Dans sa chronique radio (sur RTL) en date du 26 octobre 2010, intitulée "Zapatero… et la fin du "zapaterisme", Eric Zemmour nous a une nouvelle fois brillamment démontré que les convictions idéologiques avaient plus de valeur pour lui que les exactitudes politiques et que les vérités historiques, au point qu’il se permette sans mauvaise consciense apparente de négliger les premières et de réécrire les secondes.

On sait qu’Eric Zemmour est aujourd’hui un commentateur relativement critiqué et passablement contesté, et il ne s’agit pas ici de s’acharner à tirer sur une ambulance. D’abord parce que ses saillies radiophoniques quotidiennes et télévisuelles hebdomadaires, diffusées par des médias à forte audience, sont appréciées par un très large public. Ensuite parce qu’il est toujours sain de démonter les mécanismes d’une rhétorique conservatrice fondée sur une érudition apparente qui tente de masquer sous une logorrhée rapide, l’absence de sens d’un enchaînement d’assertions rarement fondées.

Au nom d’une idéologie que l’on saurait difficilement qualifier autrement que de "zemmouriste", mélange de conservatisme social faisandé, d’attachement à des valeurs et des structures traditionnelles mythifiées, et d’absence de tout raisonnement économique cohérent, Eric Zemmour, dans une seule et même chronique, a fait le 26 octobre de l’Espagne de M. Zapatero le "meilleur élève de la mondialisation libérale", inscrit le comportement des Espagnols avant la crise "dans la droite ligne de la movida apparue après Franco" et affirmé que le troisième gouvernement Zapatero appliquerait l’"ancien bréviaire socialiste autour du social et de l’ordre". Tout en n’oubliant pas d’étriller au passage la gauche française "libertaire et féministe, héritière à la fois de Daniel Cohn-Bendit et de Simone de Beauvoir", et de dénoncer "le désordre individualiste" justement provoqué par cette gauche.

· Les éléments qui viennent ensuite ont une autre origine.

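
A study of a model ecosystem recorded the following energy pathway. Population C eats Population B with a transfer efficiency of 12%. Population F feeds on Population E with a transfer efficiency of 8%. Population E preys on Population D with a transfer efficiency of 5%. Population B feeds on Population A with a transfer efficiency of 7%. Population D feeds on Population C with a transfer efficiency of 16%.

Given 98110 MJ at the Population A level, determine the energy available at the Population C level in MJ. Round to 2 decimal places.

824.12 MJ

Population B: 98110 × 0.07 = 6867.7 MJ
Population C: 6867.7 × 0.12 = 824.124 MJ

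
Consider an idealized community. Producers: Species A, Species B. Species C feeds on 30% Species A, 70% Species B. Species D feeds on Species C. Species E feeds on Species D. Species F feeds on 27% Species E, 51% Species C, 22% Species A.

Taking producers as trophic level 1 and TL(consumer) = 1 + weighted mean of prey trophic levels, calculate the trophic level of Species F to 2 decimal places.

Species C: 1 + (0.3×1 + 0.7×1) = 2
Species D: 1 + 2 = 3
Species E: 1 + 3 = 4
Species F: 1 + (0.27×4 + 0.51×2 + 0.22×1) = 3.32

3.32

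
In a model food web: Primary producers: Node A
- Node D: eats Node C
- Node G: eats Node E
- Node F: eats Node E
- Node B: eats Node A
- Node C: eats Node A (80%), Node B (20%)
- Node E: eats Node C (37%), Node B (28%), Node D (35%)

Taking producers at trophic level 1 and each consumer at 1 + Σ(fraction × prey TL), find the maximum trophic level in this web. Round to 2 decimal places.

Node B: 1 + 1 = 2
Node C: 1 + (0.8×1 + 0.2×2) = 2.2
Node D: 1 + 2.2 = 3.2
Node E: 1 + (0.37×2.2 + 0.28×2 + 0.35×3.2) = 3.494
Node F: 1 + 3.494 = 4.494
Node G: 1 + 3.494 = 4.494

4.49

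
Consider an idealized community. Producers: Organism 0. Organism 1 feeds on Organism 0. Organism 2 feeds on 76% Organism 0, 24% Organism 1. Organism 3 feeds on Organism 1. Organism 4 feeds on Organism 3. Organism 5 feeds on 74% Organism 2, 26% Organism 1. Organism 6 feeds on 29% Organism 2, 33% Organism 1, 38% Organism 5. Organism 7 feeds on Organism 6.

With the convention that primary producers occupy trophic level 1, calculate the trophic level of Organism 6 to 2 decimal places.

Organism 1: 1 + 1 = 2
Organism 2: 1 + (0.76×1 + 0.24×2) = 2.24
Organism 3: 1 + 2 = 3
Organism 4: 1 + 3 = 4
Organism 5: 1 + (0.74×2.24 + 0.26×2) = 3.1776
Organism 6: 1 + (0.29×2.24 + 0.33×2 + 0.38×3.1776) = 3.517088
Organism 7: 1 + 3.517088 = 4.517088

3.52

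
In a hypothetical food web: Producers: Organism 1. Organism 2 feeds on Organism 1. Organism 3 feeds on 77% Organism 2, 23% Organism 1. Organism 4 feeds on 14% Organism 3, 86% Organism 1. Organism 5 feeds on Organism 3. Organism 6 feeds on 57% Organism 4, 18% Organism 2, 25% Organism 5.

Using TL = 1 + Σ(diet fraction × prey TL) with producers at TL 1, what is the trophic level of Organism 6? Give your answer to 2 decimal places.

3.58

Organism 2: 1 + 1 = 2
Organism 3: 1 + (0.77×2 + 0.23×1) = 2.77
Organism 4: 1 + (0.14×2.77 + 0.86×1) = 2.2478
Organism 5: 1 + 2.77 = 3.77
Organism 6: 1 + (0.57×2.2478 + 0.18×2 + 0.25×3.77) = 3.583746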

S’agissant de l’analyse par Eric Zemmour du remaniement gouvernemental espagnol, une seule question se pose : comment peut-on afficher une ignorance sociologique et historique si profonde d’un pays dont on se prétend le commentateur politique, ne serait-ce que le temps d’une chronique ? Oublions la mise en bouche d’Eric Zemmour, une comparaison rapidement esquissée et légitimement écartée du deuxième gouvernement Zapatero, très féminisé, avec le premier gouvernement Alain Juppé et ses nombreuses "Jupettes". La comparaison, frôlant l’anachronisme, donne cependant le ton de la chronique : l’exemple espagnol, sans doute pour cela si malmené, est avant tout l’occasion de développer un point de vue sur la société française. Venons-en au "fond" de son analyse.

Le "cœur de l’idéologie de Zapatero", selon Zemmour, est un vaste melting pot combinant sans hiérarchisation aucune "stricte parité gouvernementale, ministère de l’égalité des sexes, mariage homosexuel et relations conflictuelles avec l’Eglise". Idéologie ? La stricte parité gouvernementale était un principe, le ministère de l’égalité un choix, le mariage homosexuel (ainsi que l’adoption par les couples homosexuels) un droit inscrit dans le Code civil par une loi adoptée par le Congrès espagnol en 2005. Passons. Eric Zemmour va beaucoup plus loin en feignant d’ignorer que les relations conflictuelles avec l’Eglise n’ont jamais fait partie du programme politique du Président du gouvernement espagnol. Zemmour fait le choix d’un grave amalgame entre mise en œuvre d’une politique sociale – l’égalité entre couples hétérosexuels et couples homosexuels –, soutenue par une majorité d’Espagnols, et posture imaginaire d’antagonisme volontaire avec l’Eglise. Or, rappelons-le, c’est l’Eglise qui a attaqué le gouvernement espagnol – démocratiquement élu – pour ses choix politiques, et non le gouvernement espagnol qui a attaqué l’Eglise par sa politique réformatrice en matière sociale.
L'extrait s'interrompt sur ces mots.